Die Demonstrationsfreiheit ist in einer Demokratie eines der wichtigsten Grundrechte. Sie sollte nicht leichtfertig für irgendwelche Spaßveranstaltungen oder zur persönlichen Profilierung für das Ego von selbstberufenen politischen Lichtgestalten genutzt werden. Leider habe ich in den letzten Tagen den Eindruck bekommen, daß genau das im Moment in Osnabrück passiert. Da meldet ein ehemaliger Ratsherr der Linken, der mit seiner Parteigenossin nicht mehr zurechtkam und deshalb mittlerweile fraktionslos ist, über das soziale Netzwerk Facebook eine Demo gegen die Wiederöffnung des Neumarktes für den automobilen Individualverkehr an. Aber nur, wenn er für diese Idee mindestens 50 Likes bekommt. Was soll das? Wenn das Thema für ihn eine so große Relevanz und Bedeutung besitzt, dann sollte er sich doch von den Facebook-Nutzern nicht davon abhalten lassen, alles zu tun, um den Neumarkt wieder gesperrt zu bekommen. Demonstrieren nur, wenn es Facebook gefällt? Was ist das für eine seltsame Form von Demokratieverständnis. Hier wird das Grundrecht auf Demonstrationsfreiheit zugunsten eines gesteigerten Bekanntheitsgrades der Lächerlichkeit preisgegeben.
Doch das ist nicht der einzige Anlass, der mich bewogen hat, diesen Kommentar zu schreiben. Es kommt noch schlimmer. Ein stadtbekannter Gewerkschafter sucht seit geraumer Zeit offensichtlich unablässig Gründe, um die Massen zu mobilisieren und die Leute vom Sofa auf die Straße zu holen. Es wird gegen Pegida demonstriert, gegen das Abgleiten nach rechts, gegen den Sexismus. Alles ehrenwerte Anlässe, ohne Frage. Aber wenn wir uns die Situation in Osnabrück einmal näher anschauen, dann muß man sich als Bürger dieser Stadt doch fragen, welchen Sinn diese Vielzahl an Demonstrationen haben soll. In Osnabrück hat es keine massenhaften sexuellen Übergriffe auf Frauen gegeben, weder in der Silvesternacht noch sonst irgendwann.

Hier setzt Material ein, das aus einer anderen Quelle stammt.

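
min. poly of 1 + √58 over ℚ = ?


Let α = 1 + √58. Then α - 1 = √58, so (α - 1)² = 58, giving α² - 2α - 57 = 0. Degree 2 and α ∉ ℚ, so this is the minimal polynomial.

Minimal polynomial: x² - 2x - 57


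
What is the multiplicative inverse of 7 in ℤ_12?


Use the extended Euclidean algorithm to write 1 = 7·s + 12·t; then s mod 12 is the inverse.
Euclidean algorithm:
  7 = 0·12 + 7
  12 = 1·7 + 5
  7 = 1·5 + 2
  5 = 2·2 + 1
  2 = 2·1 + 0
gcd(7,12) = 1
Back-substitution gives: 7·(-5) + 12·(3) = 1
So 7⁻¹ ≡ -5 ≡ 7 (mod 12)
Check: 7 × 7 = 49 ≡ 1 (mod 12) ✓

7⁻¹ ≡ 7 (mod 12)


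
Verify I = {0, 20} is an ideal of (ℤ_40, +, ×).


Check ideal conditions for I = {0, 20} in ℤ_40:
(1) I is an additive subgroup? Yes
(2) For r ∈ ℤ_40 and a ∈ I: r·a ∈ I? Yes

Yes, I is an ideal of ℤ_40


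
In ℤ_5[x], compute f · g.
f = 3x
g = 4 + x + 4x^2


Expand and collect like terms; reduce coefficients mod 5:
x^0: 0·4 = 0 ≡ 0 (mod 5)
x^1: 0·1 + 3·4 = 12 ≡ 2 (mod 5)
x^2: 0·4 + 3·1 = 3 ≡ 3 (mod 5)
x^3: 3·4 = 12 ≡ 2 (mod 5)
Result: 2x + 3x^2 + 2x^3

f · g = 2x + 3x^2 + 2x^3


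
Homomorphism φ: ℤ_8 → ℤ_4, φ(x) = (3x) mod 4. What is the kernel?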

Hier ist auch weit und breit nichts von einer pegidaähnlichen Bewegung zu spüren. Geschweige denn von nennenswerten Aktivitäten der NPD oder ähnlichen scharfrechten Gruppierungen. So gesehen gäbe es eigentlich gar keine Gründe, um die oben aufgeführten Demonstrationen durchzuführen. Selbst die AfD tritt nicht zur Kommunalwahl im Herbst an (obwohl das ihr gutes Recht wäre) [Nachtrag der Redaktion: Aktuell überlegt die AfD wohl doch anzutreten]. Alles ist ruhig in unserer Hasemetropole. Und nur weil jetzt im März die „Internationalen Wochen gegen den Rassismus“ stattfinden, sollte man als politisch aktiver Mensch doch vielleicht sinnvolleres tun, als sich irgendwelche Themen an den Haaren herbeizuziehen. Nur, weil sie zur Zeit bundesweit auf der aktuellen Themenliste stehen. Nur, weil man durch sie in die Zeitung kommt. Am liebsten überregional.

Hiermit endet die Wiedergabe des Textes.